North Korea has asked embassies to consider moving staff out and warned it cannot guarantee the safety of diplomats after April 10, Britain said yesterday, amid high tension and a war of words on the Korean peninsula.

The requests come on the heels of declarations by the Government of the secretive communist state that real conflict is inevitable, because of what it terms “hostile” US troop exercises with South Korea and UN sanctions imposed over North Korea’s nuclear weapons testing.

“The current question was not whether, but when a war would break out on the peninsula,” because of the “increasing threat from the US”, China’s state news agency Xinhua quoted the North’s Foreign Ministry as saying.

It added that diplomatic missions should consider evacuation.

Britain said its embassy in Pyongyang had been told by the North Korean Government it “would be unable to guarantee the safety of embassies and international organisations in the country in the event of a conflict”.

“We believe they have taken this step as part of their continuing rhetoric that the US poses a threat to them,” Britain’s Foreign Office said.

It said it had “no immediate plans” to evacuate its embassy and accused the North Korean Government of raising tensions “through a series of public statements and other provocations”.

A Polish spokesman said Warsaw saw the latest statements by Pyongyang as “an inappropriate element of building up the pressure and we obviously think that there is no risk from outside on North Korea”. He added that the Polish embassy saw no need to move staff out.

“This question has been directed to all embassies that are on the ground in Pyongyang,” a Swedish Foreign Office official said.

Under the Vienna Convention that governs diplomatic missions, host governments are required to help get embassy staff out of the country in the event of conflict.

Russia’s Foreign Ministry said North Korea had “proposed that they should consider the evacuation of employees in the increasingly tense situation”, according to a its embassy in Pyongyang.

Moscow said it was “seriously studying” the request. A statement from its foreign ministry said Russia hoped all parties would show restraint and considered “whipping up military hysteria to be categorically unacceptable”.

In a fusillade of statements over the past month, North Korea has threatened to stage a nuclear strike on the US, something it lacks the capacity to do, according to most experts, and has declared war on South Korea. Military analysts say North Korea might be able to hit some part of the US, but not the mainland and not with a nuclear weapon.

The threats against the US by North Korea’s young leader Kim Jong-un are “probably all bluster”, said Gary Samore, until recently the top nuclear proliferation expert on President Barack Obama’s national security staff.

The North Koreans “are not suicidal. They know that any kind of direct attack (on the US) would be the end of their country,” he added.

Yesterday, South Korean media reported that North Korea had placed two of its intermediate-range missiles on mobile launchers and hidden them on the east coast of the country in a move that could threaten Japan or US Pacific bases. The report could not be confirmed.

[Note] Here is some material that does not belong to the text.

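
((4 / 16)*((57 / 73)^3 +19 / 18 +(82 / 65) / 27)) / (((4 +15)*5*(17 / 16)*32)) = 2155134203 / 17641609736400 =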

Speculation centred on two kinds of missiles, neither of which is known to have been tested.

One is the so-called Musudan missile that South Korea’s Defence Ministry estimates has a range of up to 3,000 kilometres.

The other is the KN-08, which is believed to be an inter-continental ballistic missile.

The North has always aggressively condemned the regular military exercises held by US forces and their South Korean allies, but its reaction to this year’s has reached a blistering new pitch.

Kim Jong-un, 30, is the third member of his dynasty to rule North Korea. He took over in December 2011 after the death of his father Kim Jong-il.